Having arrived in the divided post-war Vienna after being invited by Harry Lime (Orson Welles - Casino Royale) who lines up a job for him, author Holly Martins (Joseph Cotten - Duel in the Sun) discovers that Harry died in a traffic incident. As he talks to those he meets he begins to suspect all is not as it seems especially as the British Military Police lead by Maj. Calloway (Trevor Howard - The Way to the Stars) were monitoring Harry before his death due to his shady dealings. Unsure of who is telling the truth as no one's stories seem to match Holly sets about finding the truth for himself.

Orson Welles as Harry Lime in The Third Man (1949)

So "The Third Man" is in many ways the classic film-noir, we have a man investigating a crime who likes a drink, we have a mysterious woman, even more mysterious people lurking in the shadows and various people from police to shady characters all interested in Harry Lime and so interested in Holly. But whilst Graham Greene constructed this story which contains a lot of film-noir cliches it doesn't feel cliche at all and is a wonderful mystery. From the slightly amusing moment when Holly learns that Harry's coffin has just left it grabs your attention and when he reaches the funeral and we immediately see a variety of characters from a beautiful damsel, a shady looking gangster as well as police are curiosity is spiked. And thanks to Greene's writing that level of curiosity is maintained as we discover through Holly that things don't make sense, from how Harry died to the mysterious third man at the scene.

But this clever storyline is just one of the reasons why "The Third Man" is not only very entertaining but also held in high esteem by film-noir fanatics. A big part of it's success is the vision from the on the slant camera angles which are used to the strangely bubbly zither soundtrack by Anton Karas. It makes it visually stimulating and with the strange almost comical zither music fascinating because it gives it almost a comedy feel about it, not what you expect from film-noir.

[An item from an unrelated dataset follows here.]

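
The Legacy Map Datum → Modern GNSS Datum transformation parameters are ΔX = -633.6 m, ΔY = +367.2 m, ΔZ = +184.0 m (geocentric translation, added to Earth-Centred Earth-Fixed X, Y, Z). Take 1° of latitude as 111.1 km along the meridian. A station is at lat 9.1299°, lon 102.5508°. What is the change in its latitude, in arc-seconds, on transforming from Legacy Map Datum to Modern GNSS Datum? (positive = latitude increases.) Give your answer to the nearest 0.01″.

sin φ = 0.158673, cos φ = 0.987331, sin λ = 0.976104, cos λ = -0.217305.
North component: ΔN = −sin φ cos λ·ΔX − sin φ sin λ·ΔY + cos φ·ΔZ = −(0.158673)(-0.217305)(-633.6) − (0.158673)(0.976104)(367.2) + (0.987331)(184.0) = 102.95 m.
1° of latitude spans 111100 m, so Δφ = 102.95 / 111100 × 3600 = 3.336″.

Δφ = 3.34″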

But then you also have the expected film-noir aspects, the heavy use of shadows, the stereotypical characters such as Holly being persistent in his search for answers who finds himself falling for a dame.

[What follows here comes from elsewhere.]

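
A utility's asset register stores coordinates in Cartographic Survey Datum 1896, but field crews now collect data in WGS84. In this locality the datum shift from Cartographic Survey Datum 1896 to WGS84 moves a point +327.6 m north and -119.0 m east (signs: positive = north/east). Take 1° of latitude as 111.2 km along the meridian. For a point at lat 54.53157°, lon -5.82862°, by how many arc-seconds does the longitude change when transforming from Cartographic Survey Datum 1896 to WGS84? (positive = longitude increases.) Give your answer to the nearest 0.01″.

At latitude 54.53157°, cos φ = 0.580254.
1° of longitude at this latitude = 111.2 × cos φ = 64.52 km, so Δλ = -119.0 / 64524.3 = -0.0018443° = -6.639″.

Δλ = -6.64″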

And talking of the dame "The Third Man" has some great performances especially Joseph Cotten as Holly Martins giving us this writer/investigator who is a cliche but a more normal, less extreme cliche than you will find it other film-noir. Cotten leads the movie nicely and is wonderfully supported by the likes of Trevor Howard, Bernard Lee and Alida Valli who all add to this strange thriller but one which has a lightness to it. Yet they are all outshone by Orson Welles who the first time we set eyes on him steals the movie, delivering this character who looks like a wide boy but then there is something more sinister about him which makes his performance intoxicating.

So what this really means is that "The Third Man" is a great thriller, a brilliant piece of film-noir because everything about it works and works together. And in working together it features what for me is the best series of sewer scenes you will ever see, exciting, dramatic, visually brilliant and equally full of brilliant acting. I won't tell you what happens but trust me it is probably one of the best endings to a film-noir you will ever watch.

What this all boils down to is that "The Third Man" is a great movie an iconic movie and it is understandable why some see necessary to wax lyrical about it, analysing every aspect in detail. But for those who like me want to know whether a movie is worth watching I say yes, "The Third Man" is entertaining if you are in need of a thriller and you will be glad you watched it.